A priori, é fundamental pontuar o desemprego como grande impasse para a evolução dessa tecnologia. Dentro dessa lógica, desde a Revolução Industrial, ocorrida no final do século XIX, no Reino Unido, o homem - entendido como aquele que tem a propriedade dos meios de produção - vem tentando substituir a força física do operário por máquinas. De acordo com o site Intelligenza, 45% dos empregos que existem hoje serão automatizados em apenas 20 anos. Dentro desse cenário, as máquinas estão migrando do trabalho físico para o cognitivo e estratégico - aquele que contribui para solução de problemas e se atinja o objetivo final, tornando o desemprego em massa uma realidade cada vez mais presente, já que as máquinas são programadas para serem mais eficientes, podendo tornar a Renda Básica Universal uma necessidade.

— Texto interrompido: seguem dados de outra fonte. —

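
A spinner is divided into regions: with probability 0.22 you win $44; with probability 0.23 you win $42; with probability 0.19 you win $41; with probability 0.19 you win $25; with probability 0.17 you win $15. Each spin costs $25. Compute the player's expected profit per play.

9.43

E[payout] = 44·0.22 + 42·0.23 + 41·0.19 + 25·0.19 + 15·0.17
 = 9.68 + 9.66 + 7.79 + 4.75 + 2.55
 = 34.43
Net = 34.43 - 25 = 9.43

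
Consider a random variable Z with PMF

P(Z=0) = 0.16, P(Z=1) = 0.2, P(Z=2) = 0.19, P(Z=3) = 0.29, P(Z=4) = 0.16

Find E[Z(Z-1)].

4.04

E[Z(Z-1)] = Σ z(z-1)·P(Z=z)
 = 0·0.16 + 0·0.2 + 2·0.19 + 6·0.29 + 12·0.16
 = 0 + 0 + 0.38 + 1.74 + 1.92
 = 4.04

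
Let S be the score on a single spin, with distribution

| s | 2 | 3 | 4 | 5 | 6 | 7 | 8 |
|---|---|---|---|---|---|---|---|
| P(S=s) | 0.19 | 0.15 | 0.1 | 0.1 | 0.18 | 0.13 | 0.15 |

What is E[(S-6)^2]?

5.62

E[(S-6)^2] = Σ (s-6)^2·P(S=s)
 = 16·0.19 + 9·0.15 + 4·0.1 + 1·0.1 + 0·0.18 + 1·0.13 + 4·0.15
 = 3.04 + 1.35 + 0.4 + 0.1 + 0 + 0.13 + 0.6
 = 5.62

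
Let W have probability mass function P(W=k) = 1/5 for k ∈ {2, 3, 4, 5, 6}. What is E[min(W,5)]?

3.8

E[min(W,5)] = Σ min(w,5)·P(W=w)
 = 2·1/5 + 3·1/5 + 4·1/5 + 5·1/5 + 5·1/5
 = 2/5 + 3/5 + 4/5 + 1 + 1
 = 19/5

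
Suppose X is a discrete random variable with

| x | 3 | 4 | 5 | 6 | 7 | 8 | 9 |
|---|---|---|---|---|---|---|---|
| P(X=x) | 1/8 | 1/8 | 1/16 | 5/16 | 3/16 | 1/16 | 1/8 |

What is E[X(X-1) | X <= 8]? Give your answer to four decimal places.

P(X <= 8) = 1/8 + 1/8 + 1/16 + 5/16 + 3/16 + 1/16 = 7/8.
E[X(X-1) | X <= 8] = [6·1/8 + 12·1/8 + 20·1/16 + 30·5/16 + 42·3/16 + 56·1/16] / (7/8)
 = 97/4 / (7/8)
 = 194/7

27.7143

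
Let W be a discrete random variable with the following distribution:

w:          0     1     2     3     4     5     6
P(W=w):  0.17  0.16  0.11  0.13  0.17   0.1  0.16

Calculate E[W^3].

E[W^3] = Σ w^3·P(W=w)
 = 0·0.17 + 1·0.16 + 8·0.11 + 27·0.13 + 64·0.17 + 125·0.1 + 216·0.16
 = 0 + 0.16 + 0.88 + 3.51 + 10.88 + 12.5 + 34.56
 = 62.49

62.49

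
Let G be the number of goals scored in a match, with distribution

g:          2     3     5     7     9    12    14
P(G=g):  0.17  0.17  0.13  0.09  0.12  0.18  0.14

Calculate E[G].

7.33

E[G] = Σ g·P(G=g)
 = 2·0.17 + 3·0.17 + 5·0.13 + 7·0.09 + 9·0.12 + 12·0.18 + 14·0.14
 = 0.34 + 0.51 + 0.65 + 0.63 + 1.08 + 2.16 + 1.96
 = 7.33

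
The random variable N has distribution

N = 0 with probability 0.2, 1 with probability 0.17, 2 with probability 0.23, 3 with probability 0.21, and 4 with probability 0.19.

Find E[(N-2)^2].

E[(N-2)^2] = Σ (n-2)^2·P(N=n)
 = 4·0.2 + 1·0.17 + 0·0.23 + 1·0.21 + 4·0.19
 = 0.8 + 0.17 + 0 + 0.21 + 0.76
 = 1.94

1.94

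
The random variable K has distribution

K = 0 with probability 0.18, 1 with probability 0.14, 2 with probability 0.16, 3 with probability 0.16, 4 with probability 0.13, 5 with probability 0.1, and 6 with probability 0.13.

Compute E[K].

E[K] = Σ k·P(K=k)
 = 0·0.18 + 1·0.14 + 2·0.16 + 3·0.16 + 4·0.13 + 5·0.1 + 6·0.13
 = 0 + 0.14 + 0.32 + 0.48 + 0.52 + 0.5 + 0.78
 = 2.74

2.74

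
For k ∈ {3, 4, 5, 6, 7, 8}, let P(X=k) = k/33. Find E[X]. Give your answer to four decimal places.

E[X] = Σ x·P(X=x)
 = 3·1/11 + 4·4/33 + 5·5/33 + 6·2/11 + 7·7/33 + 8·8/33
 = 3/11 + 16/33 + 25/33 + 12/11 + 49/33 + 64/33
 = 199/33

6.0303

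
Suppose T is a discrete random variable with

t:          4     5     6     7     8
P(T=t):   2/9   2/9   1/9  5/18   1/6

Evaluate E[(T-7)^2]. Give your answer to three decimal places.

3.167

E[(T-7)^2] = Σ (t-7)^2·P(T=t)
 = 9·2/9 + 4·2/9 + 1·1/9 + 0·5/18 + 1·1/6
 = 2 + 8/9 + 1/9 + 0 + 1/6
 = 19/6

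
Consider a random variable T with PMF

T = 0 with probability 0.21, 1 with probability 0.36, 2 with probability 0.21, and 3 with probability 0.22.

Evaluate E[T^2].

E[T^2] = Σ t^2·P(T=t)
 = 0·0.21 + 1·0.36 + 4·0.21 + 9·0.22
 = 0 + 0.36 + 0.84 + 1.98
 = 3.18

3.18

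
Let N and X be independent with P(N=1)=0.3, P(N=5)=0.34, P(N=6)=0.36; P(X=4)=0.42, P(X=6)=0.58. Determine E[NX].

21.4656

E[NX] = Σ_n Σ_x nx · P(N=n)P(X=x)
 = 4·0.126 + 6·0.174 + 20·0.1428 + 30·0.1972 + 24·0.1512 + 36·0.2088
 = 0.504 + 1.044 + 2.856 + 5.916 + 3.6288 + 7.5168
 = 21.4656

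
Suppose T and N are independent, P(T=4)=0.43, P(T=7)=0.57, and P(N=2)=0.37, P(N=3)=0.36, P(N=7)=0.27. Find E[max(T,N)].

E[max(T,N)] = Σ_t Σ_n max(t,n) · P(T=t)P(N=n)
 = 4·0.1591 + 4·0.1548 + 7·0.1161 + 7·0.2109 + 7·0.2052 + 7·0.1539
 = 0.6364 + 0.6192 + 0.8127 + 1.4763 + 1.4364 + 1.0773
 = 6.0583

6.0583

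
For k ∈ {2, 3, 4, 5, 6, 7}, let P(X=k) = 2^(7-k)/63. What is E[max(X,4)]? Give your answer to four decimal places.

4.1746

E[max(X,4)] = Σ max(x,4)·P(X=x)
 = 4·32/63 + 4·16/63 + 4·8/63 + 5·4/63 + 6·2/63 + 7·1/63
 = 128/63 + 64/63 + 32/63 + 20/63 + 4/21 + 1/9
 = 263/63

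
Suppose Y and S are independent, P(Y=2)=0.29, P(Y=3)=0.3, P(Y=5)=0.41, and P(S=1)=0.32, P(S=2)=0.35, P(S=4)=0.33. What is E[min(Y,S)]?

E[min(Y,S)] = Σ_y Σ_s min(y,s) · P(Y=y)P(S=s)
 = 1·0.0928 + 2·0.1015 + 2·0.0957 + 1·0.096 + 2·0.105 + 3·0.099 + 1·0.1312 + 2·0.1435 + 4·0.1353
 = 0.0928 + 0.203 + 0.1914 + 0.096 + 0.21 + 0.297 + 0.1312 + 0.287 + 0.5412
 = 2.0496

2.0496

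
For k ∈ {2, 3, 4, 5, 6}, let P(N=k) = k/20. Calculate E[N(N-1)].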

A posteriori, é imperativo ressaltar a responsabilidade como apuro da Inteligência Artificial. Sob essa ótica, um exemplo da evolução dessa tecnologia são os carros autônomos - veículo capaz de identificar o ambiente à sua volta e andar por ele sem qualquer intervenção humana - que possuem um grande potencial para a redução de acidentes de trânsito e congestionamentos. Entretanto, caso ocorra um acidente com carros auto-dirigíveis, não se sabe se quem responde pelo fato é o usuário ou a empresa de tecnologia, já que não existe uma legislação com regras e punições exclusivas para IA.
Assim, medidas exequíveis são necessárias para evitar que os impasses do uso dessa inteligência se tornem uma realidade cada vez mais presente na sociedade. Dessarte, com o intuito de mitigar a questão do desemprego, faz-se necessário que o Governo de cada país defina limites, por meio da imposição de novas leis, que definam uma porcentagem obrigatória de funcionários que as empresas devem empregar, a fim de evitar que a Renda Básica Universal se torne uma necessidade. Além disso, é preciso que seja criada uma legislação com regras e punições exclusivas para Inteligência Artificial. Desse modo, tornar-se-á, possível a coexistência de humanos e robôs.